Bir yolu anlamlı kılan, yolun sonundaki hedefler kadar, o yolu kiminle yürüdüğündür. Çünkü hiçbir yol dümdüz değildir. Yokuşu vardır, inişi vardır. Karı vardır, boranı vardır. Takatinin düştüğü zamanlar vardır. İşte o yokuşta, karda, takatinin düştüğü anlarda seninle birlikte yürüyen tutar elini. Gün olur, sen onun elini tutarsın, gün olur o senin elini. O el her tutulduğunda, daha bir güvende hissedersin kendini. Menziline varacağına inancın artar, güç alırsın o elden.
Gün olur menzile varıldığında da, o yolu birlikte yürüyenlerin gözleri aynı ışıldar, yüzler aynı güler, kalpler aynı çarpar. Artık amaç hasıl olmuştur. Şimdi, yeni amaçlar belirleme, yeni yollar açma zamanıdır.
Tehlikeli zamanlardır, yeni amaçların belirlendiği anlar. Çünkü yol arkadaşlarının değişmesi gerekebilir. Kimisi ‘benden bu kadar’ der. Kimisi yeni amaca inanmaz. Kimisi başka bir amaç belirler ve nihayetinde yollar ayrılır.
Zordur ayrılık. Zordur ayrılık kararı almak. Nice badire atlatılmış, nice bedel ödenmiştir birlikte ama artık yolun sonuna da gelinmiştir.
İşte bu anlarda, bu kırılma anlarında insanın içi acır.
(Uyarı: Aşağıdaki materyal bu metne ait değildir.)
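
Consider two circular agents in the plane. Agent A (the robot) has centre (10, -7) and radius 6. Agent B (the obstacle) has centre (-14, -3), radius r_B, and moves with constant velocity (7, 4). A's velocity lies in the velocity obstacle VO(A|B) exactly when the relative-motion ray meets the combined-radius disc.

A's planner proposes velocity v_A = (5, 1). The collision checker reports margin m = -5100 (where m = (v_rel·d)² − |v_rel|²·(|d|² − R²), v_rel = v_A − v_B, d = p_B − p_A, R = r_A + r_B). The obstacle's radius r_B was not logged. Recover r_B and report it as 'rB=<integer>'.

m = -5100
d = (-24, 4);  v_rel = (-2, -3),  |v_rel|² = 13
v_rel×d = (-2)·(4) − (-3)·(-24) = -80
since m = R²·13 − (-80)²:  R² = (6400 + -5100) / 13 = 100
R = √100 = 10  ⇒  r_B = 10 − 6 = 4

rB=4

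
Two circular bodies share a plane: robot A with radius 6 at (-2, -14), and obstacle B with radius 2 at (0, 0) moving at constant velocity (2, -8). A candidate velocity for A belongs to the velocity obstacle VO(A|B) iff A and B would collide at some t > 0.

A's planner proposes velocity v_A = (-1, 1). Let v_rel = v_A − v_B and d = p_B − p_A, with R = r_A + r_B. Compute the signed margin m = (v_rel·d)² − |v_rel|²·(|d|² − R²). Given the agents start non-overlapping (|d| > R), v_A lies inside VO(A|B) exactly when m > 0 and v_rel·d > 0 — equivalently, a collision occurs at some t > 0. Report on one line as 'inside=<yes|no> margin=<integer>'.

d = (2, 14),  |d|² = 200;  R = 6+2 = 8,  c = 200−8² = 136
v_rel = (-3, 9),  |v_rel|² = 90;  v_rel·d = (-3)·(2) + (9)·(14) = 120
90·t² − 240·t + 136 = 0  ⇒  m = 120² − 90·136 = 2160
m = 2160 > 0,  v_rel·d = 120 > 0  ⇒  inside

inside=yes margin=2160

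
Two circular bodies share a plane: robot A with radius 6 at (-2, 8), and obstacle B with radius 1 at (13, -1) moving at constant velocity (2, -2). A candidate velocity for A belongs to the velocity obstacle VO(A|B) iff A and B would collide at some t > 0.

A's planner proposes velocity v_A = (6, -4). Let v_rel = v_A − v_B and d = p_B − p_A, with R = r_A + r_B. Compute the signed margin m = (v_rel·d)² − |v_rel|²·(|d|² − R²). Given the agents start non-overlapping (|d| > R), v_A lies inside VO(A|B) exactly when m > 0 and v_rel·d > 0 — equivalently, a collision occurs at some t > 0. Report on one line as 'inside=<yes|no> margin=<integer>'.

d = (15, -9),  |d|² = 306;  R = 6+1 = 7,  c = 306−7² = 257
v_rel = (4, -2),  |v_rel|² = 20;  v_rel·d = (4)·(15) + (-2)·(-9) = 78
20·t² − 156·t + 257 = 0  ⇒  m = 78² − 20·257 = 944
m = 944 > 0,  v_rel·d = 78 > 0  ⇒  inside

inside=yes margin=944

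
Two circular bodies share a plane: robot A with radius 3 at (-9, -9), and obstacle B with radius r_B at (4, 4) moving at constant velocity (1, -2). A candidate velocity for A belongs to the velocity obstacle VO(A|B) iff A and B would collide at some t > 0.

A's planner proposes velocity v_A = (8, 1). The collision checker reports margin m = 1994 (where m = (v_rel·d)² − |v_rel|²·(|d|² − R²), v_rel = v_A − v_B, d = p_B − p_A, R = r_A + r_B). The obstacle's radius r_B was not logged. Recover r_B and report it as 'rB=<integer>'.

m = 1994
d = (13, 13);  v_rel = (7, 3),  |v_rel|² = 58
v_rel×d = (7)·(13) − (3)·(13) = 52
since m = R²·58 − 52²:  R² = (2704 + 1994) / 58 = 81
R = √81 = 9  ⇒  r_B = 9 − 3 = 6

rB=6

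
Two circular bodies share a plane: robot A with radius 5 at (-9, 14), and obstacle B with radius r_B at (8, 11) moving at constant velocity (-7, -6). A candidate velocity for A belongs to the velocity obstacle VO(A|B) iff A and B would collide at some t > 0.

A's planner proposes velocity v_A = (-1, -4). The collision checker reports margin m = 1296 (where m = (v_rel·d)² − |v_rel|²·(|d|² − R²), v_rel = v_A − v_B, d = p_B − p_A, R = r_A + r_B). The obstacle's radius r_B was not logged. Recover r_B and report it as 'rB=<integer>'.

m = 1296
d = (17, -3);  v_rel = (6, 2),  |v_rel|² = 40
v_rel×d = (6)·(-3) − (2)·(17) = -52
since m = R²·40 − (-52)²:  R² = (2704 + 1296) / 40 = 100
R = √100 = 10  ⇒  r_B = 10 − 5 = 5

rB=5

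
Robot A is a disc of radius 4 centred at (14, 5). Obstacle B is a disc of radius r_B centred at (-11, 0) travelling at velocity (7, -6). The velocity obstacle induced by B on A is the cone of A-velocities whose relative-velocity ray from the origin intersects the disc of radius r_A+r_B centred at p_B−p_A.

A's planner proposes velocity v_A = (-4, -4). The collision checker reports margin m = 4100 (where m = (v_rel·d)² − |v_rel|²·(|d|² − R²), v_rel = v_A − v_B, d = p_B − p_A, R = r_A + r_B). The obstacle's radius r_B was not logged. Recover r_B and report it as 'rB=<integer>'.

m = 4100
d = (-25, -5);  v_rel = (-11, 2),  |v_rel|² = 125
v_rel×d = (-11)·(-5) − (2)·(-25) = 105
since m = R²·125 − 105²:  R² = (11025 + 4100) / 125 = 121
R = √121 = 11  ⇒  r_B = 11 − 4 = 7

rB=7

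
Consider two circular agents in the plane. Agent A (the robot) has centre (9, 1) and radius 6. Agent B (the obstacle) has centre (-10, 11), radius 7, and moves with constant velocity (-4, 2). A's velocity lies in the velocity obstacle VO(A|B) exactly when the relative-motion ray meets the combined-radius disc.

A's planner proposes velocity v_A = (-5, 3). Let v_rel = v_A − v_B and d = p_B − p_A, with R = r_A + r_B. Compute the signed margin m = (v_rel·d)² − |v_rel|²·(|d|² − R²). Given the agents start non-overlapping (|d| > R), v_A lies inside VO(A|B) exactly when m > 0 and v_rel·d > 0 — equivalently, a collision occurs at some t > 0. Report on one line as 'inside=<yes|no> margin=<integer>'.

d = (-19, 10),  |d|² = 461;  R = 6+7 = 13,  c = 461−13² = 292
v_rel = (-1, 1),  |v_rel|² = 2;  v_rel·d = (-1)·(-19) + (1)·(10) = 29
2·t² − 58·t + 292 = 0  ⇒  m = 29² − 2·292 = 257
m = 257 > 0,  v_rel·d = 29 > 0  ⇒  inside

inside=yes margin=257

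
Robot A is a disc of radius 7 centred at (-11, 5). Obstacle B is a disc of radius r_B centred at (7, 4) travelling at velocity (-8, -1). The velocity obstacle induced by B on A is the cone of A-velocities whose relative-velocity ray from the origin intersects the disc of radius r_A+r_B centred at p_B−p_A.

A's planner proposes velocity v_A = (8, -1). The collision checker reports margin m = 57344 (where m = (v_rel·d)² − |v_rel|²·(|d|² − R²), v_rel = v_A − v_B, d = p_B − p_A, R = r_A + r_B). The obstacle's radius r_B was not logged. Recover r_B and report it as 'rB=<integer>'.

m = 57344
d = (18, -1);  v_rel = (16, 0),  |v_rel|² = 256
v_rel×d = (16)·(-1) − (0)·(18) = -16
since m = R²·256 − (-16)²:  R² = (256 + 57344) / 256 = 225
R = √225 = 15  ⇒  r_B = 15 − 7 = 8

rB=8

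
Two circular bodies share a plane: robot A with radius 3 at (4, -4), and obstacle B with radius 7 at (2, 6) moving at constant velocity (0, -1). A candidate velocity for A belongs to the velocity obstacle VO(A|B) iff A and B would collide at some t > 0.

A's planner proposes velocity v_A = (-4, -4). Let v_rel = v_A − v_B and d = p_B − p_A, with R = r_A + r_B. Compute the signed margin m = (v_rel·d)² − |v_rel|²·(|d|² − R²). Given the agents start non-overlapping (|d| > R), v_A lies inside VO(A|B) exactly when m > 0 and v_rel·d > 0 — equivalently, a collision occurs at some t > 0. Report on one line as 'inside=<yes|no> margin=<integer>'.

d = (-2, 10),  |d|² = 104;  R = 3+7 = 10,  c = 104−10² = 4
v_rel = (-4, -3),  |v_rel|² = 25;  v_rel·d = (-4)·(-2) + (-3)·(10) = -22
25·t² + 44·t + 4 = 0  ⇒  m = (-22)² − 25·4 = 384
m = 384 > 0,  v_rel·d = -22 < 0  ⇒  outside

inside=no margin=384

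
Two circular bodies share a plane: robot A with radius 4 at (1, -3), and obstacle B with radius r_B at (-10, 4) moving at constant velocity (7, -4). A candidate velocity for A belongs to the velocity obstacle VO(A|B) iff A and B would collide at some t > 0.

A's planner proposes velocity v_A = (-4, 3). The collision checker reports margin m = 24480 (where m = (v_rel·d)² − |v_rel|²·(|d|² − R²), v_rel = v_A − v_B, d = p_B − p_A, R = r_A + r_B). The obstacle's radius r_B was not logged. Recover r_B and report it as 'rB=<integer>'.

m = 24480
d = (-11, 7);  v_rel = (-11, 7),  |v_rel|² = 170
v_rel×d = (-11)·(7) − (7)·(-11) = 0
since m = R²·170 − 0²:  R² = (0 + 24480) / 170 = 144
R = √144 = 12  ⇒  r_B = 12 − 4 = 8

rB=8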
Yollar ayrıldıktan sonra özlenir geride kalanlar, ayrılanlar. ‘Keşke burada olsaydı’ denir. Çünkü artık insani süreç başlamıştır. İnsani sürecin en önemli tarafı da ‘vefa’dır. Yollar ayrı düşse bile ayrılanlar gönülde başka bir yerdedir. Onlara saygısızlık, vefasızlık yapılmaz. Hele hele başkalarının önünde küçük düşürme asla yapılmaz.
Bu yollar ayrılanlar içindir.
Bir de yolunu ayırmayıp da, süreç içerisinde büyük hata yapanlar vardır. Çok büyük hatalar yapılabilir. İnsani bir durumdur bu. Üretim varsa, hata da olacaktır. Bu durumda da, gündeme tekrar yol arkadaşlığı gelir. Hata yapan hatasının cezasını elbette çeker. Ama bu ceza, başkalarının diline düşecek şekilde olmaz. Yol arkadaşı, rencide edilmeden cezalandırılır. Eğer ceza, ibretlik olur ve rencide edici bir şekil alırsa, yol arkadaşlığı, yola yakışmayacak şekilde bitmiş demektir.
Sonuç olarak, yol arkadaşlarına ve yolun ürettiği değerlere sahip çıkma durumudur. Yol arkadaşlığına ve yolda üretilen değerlere sahip çıkmak aynı zamanda yaşama ve tarihe sahip çıkmaktır.